Apple, Amazon, Alphabet (Google’s parent company), Meta and Microsoft, With Tesla and Nvidiaare known as “the magnificent 7”, the name created by the financial universe of Wall Street for these tech corporations. According to stock analysts, these technology companies do not stop growing in sales, profits and value year after year. Calculations estimate that together they will sell 12% more this year and another 12% in 2025. Well above their peers in other industries.
According to a survey by BBC Mundo, these multinationals earned, as a whole, close to 327 billion dollars, 25.6% more than the previous year. A figure close to the total GDP of countries like Colombia or Chile. However, the same multinationals are going through a phase of layoffs that in some cases are considered even massive and that add to those carried out last year.

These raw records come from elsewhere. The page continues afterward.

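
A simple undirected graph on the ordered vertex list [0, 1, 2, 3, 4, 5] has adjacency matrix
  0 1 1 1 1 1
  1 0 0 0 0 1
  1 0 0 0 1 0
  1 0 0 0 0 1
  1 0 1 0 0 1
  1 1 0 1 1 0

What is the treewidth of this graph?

2

A width-2 tree decomposition is:
Bags: B1 = {0, 4, 5}  B2 = {0, 2, 4}  B3 = {0, 3, 5}  B4 = {0, 1, 5}
Tree: B1–B2, B1–B3, B1–B4
Every bag has size at most 3, so the width is 3 − 1 = 2 and tw(G) ≤ 2. For the lower bound, the 3 vertices {0, 2, 4} are pairwise adjacent, and any tree decomposition puts a clique entirely inside one bag — forcing width ≥ 2. Therefore the treewidth is 2.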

In July 2023, Microsoft cut its workforce in 2023 and will do so again in 2024, laying off 1,900 people, after closing a purchase agreement for Activision Blizzard for 69,000 million dollars. The same happens with amazonwhich will get rid of 35 percent of the workforce from its Twitch platform and another hundred from Amazon Prime, following the wave of 9,000 cuts last year.
In a report from the Reuters agency, almost 32,000 workers have been laid off from 122 technology companies since the beginning of the year and there are still 10 months to go. In the same report, it is mentioned that PayPal This year it will have 2,500 fewer effective employees, Spotify with 1,500, eBay will fire 1,000 and snapchat will cut its workforce by 500 people, to give examples of well-known firms in the technology industry.
“The history of the technology sector includes the rise and fall of large companies that end up affected by disruption and being replaced by more innovative ones of the next generation,” he stated. Brice Prunas, artificial intelligence manager ODDO BHF AM, and added: “This is what happened in the dotcom bubble and in this decade, the boom in artificial intelligence (AI) models represents a revolution.”
“Let’s take as an example the company to learn languages Duolingo. Part of its terminated staff are writers and translators, who will be replaced by algorithms,” the website detailed. Quartz. AI is fast, what takes a human writer 60 to 90 minutes to write, AI can do in 10 minutes or less. In a recent report by Goldman Sachs, It was said that AI could possibly replace the equivalent of 300 million full-time jobs.
On the other hand, during the pandemic, many tech companies increased hiring and expanded their growth plans with the idea that the market would be positioned for many more years. However, this was not the case and mass layoffs began in 2022 and much of 2023.
Finally, to this panorama was added the increase in the US Federal Reserve rate, which prevented companies from requesting credit for their future projects. “The domino effect of more expensive financing has dried up investments. This ultimately causes the closure of more and more technological projects,” he explained. Andrés Allende, manager of the DIP Value Catalyst fund of A&G Fondos, to the British media.